Minister’s Message for March 2025

As many of you have noticed, I am often (not always) preaching without a script on Sundays. I thought this newsletter column would be a good way to answer some of your questions about this style of preaching.

I started experimenting with this different style of preaching early last year. After more than 10 years of preaching, I was finding it hard to sit at my computer to write out a full sermon anymore. So first I experimented with what’s called “unscripted” preaching, meaning that the sermon isn’t written down, but has been practiced out loud multiple times to prepare for Sunday morning. Especially when preaching for two Sunday worship times, it was important that the sermon be planned enough that each service was hearing the same points.

Then I started experimenting with what’s called “extemporaneous” preaching. Preparing for this kind of sermon means doing plenty of reading and reflection about different ideas I might want to include in a sermon, but not creating a full outline and practicing every part of it out loud. This way of preaching means being in the moment and letting myself be open to what I feel needs to be said. For this kind of sermon, I might sit down when it’s over and realize and remember there were a couple of other ideas or thoughts I had. But I feel at peace that those ideas must not have needed to be said since I didn’t remember or feel inspired to include them in the sermon while preaching.

And then there have been some Sundays when I am not just preaching extemporaneously but having a conversation with the congregation in real time and working through some questions and reflections together. I would call this extemporaneous preaching with conversation. In a world where you can pull up brilliant 20-minute TED talks on almost any topic any time, our ability to converse together as part of the sermon experience seems like one of the particular gifts of being in religious community.

And of course, I haven’t abandoned written sermons. I am finding as I become more confident in these different ways of preaching that the best way of presenting the sermon topic reveals itself through my preparation. There are times that I think I’m preparing for an unscripted sermon, and then I realize Saturday afternoon that I really want to write it all down because there are particular things I want to say in a particular way. There have been other times that I thought I was writing a sermon and I realized what I really wanted was to ask you what you were thinking. Each topic has its own creative process, and I don’t know what form the sermon will take until Saturday evening, when I am done preparing.

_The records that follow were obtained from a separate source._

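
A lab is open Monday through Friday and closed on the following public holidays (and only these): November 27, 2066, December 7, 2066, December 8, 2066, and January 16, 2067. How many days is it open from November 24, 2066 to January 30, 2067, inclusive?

46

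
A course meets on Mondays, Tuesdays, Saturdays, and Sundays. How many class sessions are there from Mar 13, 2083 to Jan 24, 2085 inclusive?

Mar 13, 2083 is a Saturday.
From Mar 13, 2083 to Jan 24, 2085 is 684 days inclusive.
684 = 7 × 97 + 5, so there are 97 full weeks plus 5 extra days.
Each full week contributes 4 days from the set (Mon, Tue, Sat, Sun): 97 × 4 = 388.
The 5 extra days are Sat, Sun, Mon, Tue, Wed — 4 of them qualify.
Total: 388 + 4 = 392.

392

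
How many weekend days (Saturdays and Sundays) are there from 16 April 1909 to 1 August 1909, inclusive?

16 April 1909 is a Friday.
From 16 April 1909 to 1 August 1909 is 108 days inclusive.
108 = 7 × 15 + 3, so there are 15 full weeks plus 3 extra days.
Each full week contributes 2 weekend days (Sat, Sun): 15 × 2 = 30.
The 3 extra days are Friday, Saturday, Sunday — 2 of them qualify.
Total: 30 + 2 = 32.

32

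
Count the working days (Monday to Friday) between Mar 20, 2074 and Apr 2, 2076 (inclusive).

533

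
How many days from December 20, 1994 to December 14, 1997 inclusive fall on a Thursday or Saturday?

December 20, 1994 is a Tuesday.
That's 1091 days from start to end, counting both.
1091 = 7 × 155 + 6, so there are 155 full weeks plus 6 extra days.
Each full week contributes 2 days from the set (Thu, Sat): 155 × 2 = 310.
The 6 extra days are Tuesday, Wednesday, Thursday, Friday, Saturday, Sunday — 2 of them qualify.
Total: 310 + 2 = 312.

312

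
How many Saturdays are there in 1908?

52

1 January 1908 is a Wednesday.
From 1 January 1908 to 31 December 1908 is 366 days inclusive.
366 = 7 × 52 + 2, so there are 52 full weeks plus 2 extra days.
Each full week contributes one Saturday: 52 so far.
The 2 extra days are Wed, Thu — none qualify.
Total: 52 + 0 = 52.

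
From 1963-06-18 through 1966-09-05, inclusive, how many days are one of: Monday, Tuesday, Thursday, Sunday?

672

1963-06-18 is a Tuesday.
The range spans 1176 days (inclusive of both endpoints).
1176 = 7 × 168, so the span is exactly 168 full weeks.
Each full week contributes 4 days from the set (Mon, Tue, Thu, Sun): 168 × 4 = 672.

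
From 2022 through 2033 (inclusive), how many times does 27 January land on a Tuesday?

2

Day of week of January 27 in each year:
2022: Thu, 2023: Fri, 2024: Sat, 2025: Mon, 2026: Tue ✓, 2027: Wed, 2028: Thu, 2029: Sat, 2030: Sun, 2031: Mon, 2032: Tue ✓, 2033: Thu
Tuesdays: 2026, 2032.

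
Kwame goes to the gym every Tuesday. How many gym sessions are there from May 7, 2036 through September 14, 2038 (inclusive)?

123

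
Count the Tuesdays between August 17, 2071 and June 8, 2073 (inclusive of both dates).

August 17, 2071 is a Monday.
The range spans 662 days (inclusive of both endpoints).
662 = 7 × 94 + 4, so there are 94 full weeks plus 4 extra days.
Each full week contributes one Tuesday: 94 so far.
The 4 extra days are Mon, Tue, Wed, Thu — 1 of them qualifies.
Total: 94 + 1 = 95.

95 Tuesdays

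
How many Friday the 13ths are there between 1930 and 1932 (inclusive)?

Friday-the-13ths by year:
1930: Jun
1931: Feb, Mar, Nov
1932: May

5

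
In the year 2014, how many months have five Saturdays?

4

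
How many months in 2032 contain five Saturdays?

A month has five Saturdays exactly when Saturday falls within its first (length − 28) days.
Jan: 31 days, starts Thu → 5 of Thu, Fri, Sat ✓
Feb: 29 days, starts Sun → 5 of Sun
Mar: 31 days, starts Mon → 5 of Mon, Tue, Wed
Apr: 30 days, starts Thu → 5 of Thu, Fri
May: 31 days, starts Sat → 5 of Sat, Sun, Mon ✓
Jun: 30 days, starts Tue → 5 of Tue, Wed
Jul: 31 days, starts Thu → 5 of Thu, Fri, Sat ✓
Aug: 31 days, starts Sun → 5 of Sun, Mon, Tue
Sep: 30 days, starts Wed → 5 of Wed, Thu
Oct: 31 days, starts Fri → 5 of Fri, Sat, Sun ✓
Nov: 30 days, starts Mon → 5 of Mon, Tue
Dec: 31 days, starts Wed → 5 of Wed, Thu, Fri
Months with five Saturdays: Jan, May, Jul, Oct.

4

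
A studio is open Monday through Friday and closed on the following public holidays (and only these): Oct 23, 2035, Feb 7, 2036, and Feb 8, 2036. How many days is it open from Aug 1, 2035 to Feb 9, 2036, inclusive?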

I have always thought of sermon writing as a creative process, and now that I have these choices about how to present the sermon, I feel that the creativity of sermon preparation is more alive for me than it has ever been.

It is undoubtedly a sign of what is changing for me that I am writing this column by using the dictation feature of the computer. At any rate, I am grateful for the positive response I have gotten from you. It has felt risky to be out on the tightrope without a net below, but feeling the love and support of Chalice congregants has given me the courage to take these risks.